2 min de lecture Attentat à Nice

Attentat à Nice : François Hollande prend la défense de Bernard Cazeneuve

Près d'une semaine après l'attentat du 14 juillet, il ne reste plus grand-chose de l'unité nationale à laquelle tous les politiques avaient appelé. En déplacement à Dublin, François Hollande a estimé qu'il n'y avait "pas de place pour la polémique".

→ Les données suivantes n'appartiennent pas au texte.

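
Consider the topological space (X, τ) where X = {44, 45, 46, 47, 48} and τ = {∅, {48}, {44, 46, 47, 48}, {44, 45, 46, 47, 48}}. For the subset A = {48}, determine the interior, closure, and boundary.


int(A) = {48}, cl(A) = {44, 45, 46, 47, 48}, ∂A = {44, 45, 46, 47}.

Closed sets in (X, τ) are complements of opens:
  closed(X, τ) = {∅, {45}, {44, 45, 46, 47}, {44, 45, 46, 47, 48}}.
int(A) = ⋃ {U ∈ τ : U ⊆ A}. Opens contained in A: ∅, {48}.
Taking the union of these: int(A) = {48}.
cl(A) = ⋂ {C closed : A ⊆ C}. Closed sets containing A: {44, 45, 46, 47, 48}.
Intersecting these: cl(A) = {44, 45, 46, 47, 48}.
∂A = cl(A) ∖ int(A) = {44, 45, 46, 47, 48} ∖ {48} = {44, 45, 46, 47}.


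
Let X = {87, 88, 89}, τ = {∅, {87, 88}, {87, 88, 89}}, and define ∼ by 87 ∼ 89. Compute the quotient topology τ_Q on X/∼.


X/∼ = {[87=89], [88]}; |τ_Q| = 2.

Equivalence classes: [87=89], [88].
Quotient map π: X → X/∼ sends 87 ↦ [87=89], 88 ↦ [88], 89 ↦ [87=89].
For each subset V ⊆ X/∼, compute π^{-1}(V) ⊆ X and check whether π^{-1}(V) ∈ τ. V is open in τ_Q iff π^{-1}(V) ∈ τ.
  V = {}: π^{-1}(V) = ∅ ∈ τ ✓.
  V = {[87=89]}: π^{-1}(V) = {87, 89} ∉ τ ✗.
  V = {[88]}: π^{-1}(V) = {88} ∉ τ ✗.
  V = {[87=89], [88]}: π^{-1}(V) = {87, 88, 89} ∈ τ ✓.
Open sets in the quotient: τ_Q = {{}, {[87=89], [88]}} (2 elements).


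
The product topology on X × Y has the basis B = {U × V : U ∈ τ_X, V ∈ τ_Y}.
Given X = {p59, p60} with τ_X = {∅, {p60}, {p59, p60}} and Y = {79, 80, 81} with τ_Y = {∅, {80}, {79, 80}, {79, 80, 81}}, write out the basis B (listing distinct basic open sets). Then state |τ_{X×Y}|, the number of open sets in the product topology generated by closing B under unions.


Basis B = {∅ × ∅, {p60} × {80}, {p59, p60} × {80}, {p60} × {79, 80}, {p60} × {79, 80, 81}, {p59, p60} × {79, 80}, {p59, p60} × {79, 80, 81}}; |τ_{X×Y}| = 10.

Enumerate products U × V with U ∈ τ_X, V ∈ τ_Y (deduplicated):
  ∅ × ∅ = {} (∅)
  {p60} × {80} = {(p60,80)}
  {p59, p60} × {80} = {(p59,80), (p60,80)}
  {p60} × {79, 80} = {(p60,79), (p60,80)}
  {p60} × {79, 80, 81} = {(p60,79), (p60,80), (p60,81)}
  {p59, p60} × {79, 80} = {(p59,79), (p59,80), (p60,79), (p60,80)}
  {p59, p60} × {79, 80, 81} = {(p59,79), (p59,80), (p59,81), (p60,79), (p60,80), (p60,81)}
These 7 distinct sets form the basis B.
Close under arbitrary unions to get τ_{X×Y}; counting gives |τ_{X×Y}| = 10.


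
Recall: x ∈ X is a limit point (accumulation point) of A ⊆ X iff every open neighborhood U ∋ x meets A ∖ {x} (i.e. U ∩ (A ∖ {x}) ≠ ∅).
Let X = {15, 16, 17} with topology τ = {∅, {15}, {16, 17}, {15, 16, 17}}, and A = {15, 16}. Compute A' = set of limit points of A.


A' = {17}

For each x ∈ X, list the open sets U ∈ τ with x ∈ U, then check whether U ∩ (A ∖ {x}) ≠ ∅ for every such U.
  x = 15: open {15} ∋ x has {15} ∩ (A ∖ {15}) = ∅, so x is NOT a limit point.
  x = 16: open {16, 17} ∋ x has {16, 17} ∩ (A ∖ {16}) = ∅, so x is NOT a limit point.
  x = 17: opens ∋ x are {16, 17}, {15, 16, 17}; each meets A ∖ {17}, so x IS a limit point.
Collecting: A' = {17}.


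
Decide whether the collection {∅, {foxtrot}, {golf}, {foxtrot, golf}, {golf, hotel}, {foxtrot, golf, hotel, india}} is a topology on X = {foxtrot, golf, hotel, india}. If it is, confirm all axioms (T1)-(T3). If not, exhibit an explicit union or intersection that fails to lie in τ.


τ is NOT a topology on X.

Axiom (T1): ∅ ∈ τ? Yes; X ∈ τ? Yes.
Axiom (T2/T3): check pairwise unions and intersections of members of τ.
Counterexample for (T2): {foxtrot} ∪ {golf, hotel} = {foxtrot, golf, hotel} ∉ τ. Therefore τ is NOT a topology.


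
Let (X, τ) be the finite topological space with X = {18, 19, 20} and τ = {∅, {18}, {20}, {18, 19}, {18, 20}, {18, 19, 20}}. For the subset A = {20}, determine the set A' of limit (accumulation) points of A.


A' = ∅

For each x ∈ X, list the open sets U ∈ τ with x ∈ U, then check whether U ∩ (A ∖ {x}) ≠ ∅ for every such U.
  x = 18: open {18} ∋ x has {18} ∩ (A ∖ {18}) = ∅, so x is NOT a limit point.
  x = 19: open {18, 19} ∋ x has {18, 19} ∩ (A ∖ {19}) = ∅, so x is NOT a limit point.
  x = 20: open {20} ∋ x has {20} ∩ (A ∖ {20}) = ∅, so x is NOT a limit point.
Collecting: A' = ∅.


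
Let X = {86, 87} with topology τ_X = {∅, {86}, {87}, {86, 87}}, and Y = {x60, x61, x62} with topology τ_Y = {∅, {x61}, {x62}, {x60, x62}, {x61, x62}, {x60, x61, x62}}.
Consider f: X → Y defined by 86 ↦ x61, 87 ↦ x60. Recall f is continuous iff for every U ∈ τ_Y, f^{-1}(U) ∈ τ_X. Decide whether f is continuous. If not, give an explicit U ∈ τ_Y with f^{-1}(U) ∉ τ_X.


f IS continuous.

Compute f^{-1}(U) for each U ∈ τ_Y:
  U = ∅: f^{-1}(U) = ∅ ∈ τ_X ✓.
  U = {x61}: f^{-1}(U) = {86} ∈ τ_X ✓.
  U = {x62}: f^{-1}(U) = ∅ ∈ τ_X ✓.
  U = {x60, x62}: f^{-1}(U) = {87} ∈ τ_X ✓.
  U = {x61, x62}: f^{-1}(U) = {86} ∈ τ_X ✓.
  U = {x60, x61, x62}: f^{-1}(U) = {86, 87} ∈ τ_X ✓.
Every preimage lies in τ_X, so f IS continuous.


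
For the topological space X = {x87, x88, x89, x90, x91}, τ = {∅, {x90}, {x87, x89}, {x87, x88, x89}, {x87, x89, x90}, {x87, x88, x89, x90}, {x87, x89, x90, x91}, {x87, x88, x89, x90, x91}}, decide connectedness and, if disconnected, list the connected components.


(X, τ) is connected.

Find clopen sets (U ∈ τ with X ∖ U ∈ τ):
  U = ∅, X ∖ U = {x87, x88, x89, x90, x91} — both open, so U is clopen.
  U = {x87, x88, x89, x90, x91}, X ∖ U = ∅ — both open, so U is clopen.
Only trivial clopens (∅ and X) exist, so (X, τ) is connected.
Compute connected components by grouping points that agree on all clopens:
  component: {x87, x88, x89, x90, x91}


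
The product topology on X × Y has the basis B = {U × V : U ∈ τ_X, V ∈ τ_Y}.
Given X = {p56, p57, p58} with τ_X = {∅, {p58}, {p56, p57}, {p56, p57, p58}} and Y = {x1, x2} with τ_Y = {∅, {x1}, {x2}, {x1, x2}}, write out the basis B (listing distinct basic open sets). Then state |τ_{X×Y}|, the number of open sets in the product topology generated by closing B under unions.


Basis B = {∅ × ∅, {p58} × {x1}, {p58} × {x2}, {p56, p57} × {x1}, {p56, p57} × {x2}, {p58} × {x1, x2}, {p56, p57, p58} × {x1}, {p56, p57, p58} × {x2}, {p56, p57} × {x1, x2}, {p56, p57, p58} × {x1, x2}}; |τ_{X×Y}| = 16.

Enumerate products U × V with U ∈ τ_X, V ∈ τ_Y (deduplicated):
  ∅ × ∅ = {} (∅)
  {p58} × {x1} = {(p58,x1)}
  {p58} × {x2} = {(p58,x2)}
  {p56, p57} × {x1} = {(p56,x1), (p57,x1)}
  {p56, p57} × {x2} = {(p56,x2), (p57,x2)}
  {p58} × {x1, x2} = {(p58,x1), (p58,x2)}
  {p56, p57, p58} × {x1} = {(p56,x1), (p57,x1), (p58,x1)}
  {p56, p57, p58} × {x2} = {(p56,x2), (p57,x2), (p58,x2)}
  {p56, p57} × {x1, x2} = {(p56,x1), (p56,x2), (p57,x1), (p57,x2)}
  {p56, p57, p58} × {x1, x2} = {(p56,x1), (p56,x2), (p57,x1), (p57,x2), (p58,x1), (p58,x2)}
These 10 distinct sets form the basis B.
Close under arbitrary unions to get τ_{X×Y}; counting gives |τ_{X×Y}| = 16.


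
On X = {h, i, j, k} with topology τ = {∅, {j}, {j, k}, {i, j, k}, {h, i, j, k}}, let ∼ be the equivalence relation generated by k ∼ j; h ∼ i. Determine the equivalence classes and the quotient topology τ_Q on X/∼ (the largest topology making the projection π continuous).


X/∼ = {[h=i], [j=k]}; |τ_Q| = 3.

Equivalence classes: [h=i], [j=k].
Quotient map π: X → X/∼ sends h ↦ [h=i], i ↦ [h=i], j ↦ [j=k], k ↦ [j=k].
For each subset V ⊆ X/∼, compute π^{-1}(V) ⊆ X and check whether π^{-1}(V) ∈ τ. V is open in τ_Q iff π^{-1}(V) ∈ τ.
  V = {}: π^{-1}(V) = ∅ ∈ τ ✓.
  V = {[h=i]}: π^{-1}(V) = {h, i} ∉ τ ✗.
  V = {[j=k]}: π^{-1}(V) = {j, k} ∈ τ ✓.
  V = {[h=i], [j=k]}: π^{-1}(V) = {h, i, j, k} ∈ τ ✓.
Open sets in the quotient: τ_Q = {{}, {[j=k]}, {[h=i], [j=k]}} (3 elements).


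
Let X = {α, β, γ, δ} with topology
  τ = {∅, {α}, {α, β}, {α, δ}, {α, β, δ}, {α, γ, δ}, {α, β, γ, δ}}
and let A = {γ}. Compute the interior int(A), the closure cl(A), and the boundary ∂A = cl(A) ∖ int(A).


int(A) = ∅, cl(A) = {γ}, ∂A = {γ}.

Closed sets in (X, τ) are complements of opens:
  closed(X, τ) = {∅, {β}, {γ}, {β, γ}, {γ, δ}, {β, γ, δ}, {α, β, γ, δ}}.
int(A) = ⋃ {U ∈ τ : U ⊆ A}. Opens contained in A: ∅.
Taking the union of these: int(A) = ∅.
cl(A) = ⋂ {C closed : A ⊆ C}. Closed sets containing A: {γ}, {β, γ}, {γ, δ}, {β, γ, δ}, {α, β, γ, δ}.
Intersecting these: cl(A) = {γ}.
∂A = cl(A) ∖ int(A) = {γ} ∖ ∅ = {γ}.


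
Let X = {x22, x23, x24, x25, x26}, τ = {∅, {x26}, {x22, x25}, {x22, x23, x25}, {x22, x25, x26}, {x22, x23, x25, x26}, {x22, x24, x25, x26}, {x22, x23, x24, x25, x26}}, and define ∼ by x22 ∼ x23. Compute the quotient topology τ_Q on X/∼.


X/∼ = {[x22=x23], [x24], [x25], [x26]}; |τ_Q| = 5.

Equivalence classes: [x22=x23], [x24], [x25], [x26].
Quotient map π: X → X/∼ sends x22 ↦ [x22=x23], x23 ↦ [x22=x23], x24 ↦ [x24], x25 ↦ [x25], x26 ↦ [x26].
For each subset V ⊆ X/∼, compute π^{-1}(V) ⊆ X and check whether π^{-1}(V) ∈ τ. V is open in τ_Q iff π^{-1}(V) ∈ τ.
  V = {}: π^{-1}(V) = ∅ ∈ τ ✓.
  V = {[x22=x23]}: π^{-1}(V) = {x22, x23} ∉ τ ✗.
  V = {[x24]}: π^{-1}(V) = {x24} ∉ τ ✗.
  V = {[x22=x23], [x24]}: π^{-1}(V) = {x22, x23, x24} ∉ τ ✗.
  V = {[x25]}: π^{-1}(V) = {x25} ∉ τ ✗.
  V = {[x22=x23], [x25]}: π^{-1}(V) = {x22, x23, x25} ∈ τ ✓.
  V = {[x24], [x25]}: π^{-1}(V) = {x24, x25} ∉ τ ✗.
  V = {[x22=x23], [x24], [x25]}: π^{-1}(V) = {x22, x23, x24, x25} ∉ τ ✗.
  V = {[x26]}: π^{-1}(V) = {x26} ∈ τ ✓.
  V = {[x22=x23], [x26]}: π^{-1}(V) = {x22, x23, x26} ∉ τ ✗.
  V = {[x24], [x26]}: π^{-1}(V) = {x24, x26} ∉ τ ✗.
  V = {[x22=x23], [x24], [x26]}: π^{-1}(V) = {x22, x23, x24, x26} ∉ τ ✗.
  V = {[x25], [x26]}: π^{-1}(V) = {x25, x26} ∉ τ ✗.
  V = {[x22=x23], [x25], [x26]}: π^{-1}(V) = {x22, x23, x25, x26} ∈ τ ✓.
  V = {[x24], [x25], [x26]}: π^{-1}(V) = {x24, x25, x26} ∉ τ ✗.
  V = {[x22=x23], [x24], [x25], [x26]}: π^{-1}(V) = {x22, x23, x24, x25, x26} ∈ τ ✓.
Open sets in the quotient: τ_Q = {{}, {[x22=x23], [x25]}, {[x26]}, {[x22=x23], [x25], [x26]}, {[x22=x23], [x24], [x25], [x26]}} (5 elements).


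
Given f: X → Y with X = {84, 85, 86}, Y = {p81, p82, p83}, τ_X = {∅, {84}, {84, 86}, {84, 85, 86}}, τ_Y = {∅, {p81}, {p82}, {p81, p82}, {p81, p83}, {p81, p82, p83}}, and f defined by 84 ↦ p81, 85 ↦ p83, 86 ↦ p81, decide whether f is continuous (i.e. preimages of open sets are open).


f IS continuous.

Compute f^{-1}(U) for each U ∈ τ_Y:
  U = ∅: f^{-1}(U) = ∅ ∈ τ_X ✓.
  U = {p81}: f^{-1}(U) = {84, 86} ∈ τ_X ✓.
  U = {p82}: f^{-1}(U) = ∅ ∈ τ_X ✓.
  U = {p81, p82}: f^{-1}(U) = {84, 86} ∈ τ_X ✓.
  U = {p81, p83}: f^{-1}(U) = {84, 85, 86} ∈ τ_X ✓.
  U = {p81, p82, p83}: f^{-1}(U) = {84, 85, 86} ∈ τ_X ✓.
Every preimage lies in τ_X, so f IS continuous.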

François Hollande pendant la conférence de presse de son voyage à Dublin le 21 juillet 2016
François Hollande pendant la conférence de presse de son voyage à Dublin le 21 juillet 2016 Crédit : PAUL FAITH / AFP
Paul Véronique
Paul Véronique
et AFP

Il y a maintenant près d'une semaine, la France était une nouvelle fois touchée par un attentat terroriste. Le 14 juillet au soir, Mohamed Lahouaiej-Bouhlel précipitait un camion de 19 tonnes sur la Promenade des Anglais, fauchant indistinctement hommes, femmes et enfants. Au bout de deux kilomètres, il termine sa course, abattu par les forces de l'ordre, laissant derrière lui 84 morts et plus de 300 blessés. Le choc est immense en France et les réactions politiques ne se feront pas attendreL'exécutif va rapidement être mis en cause par Les Républicains et l'ensemble des forces politiques de droite à propos de son action contre le terrorisme. Malgré les appels au rassemblement, l'unité nationale vole en éclats, laissant place à la controverse. Ce jeudi 21 juillet, Libération publie une enquête mettant en cause le ministre de l'Intérieur. D'après le quotidien, contrairement à ce qu’il a affirmé, l’entrée du périmètre piéton de la Promenade des Anglais n’aurait pas été protégée par la police nationale le 14 juillet au soir.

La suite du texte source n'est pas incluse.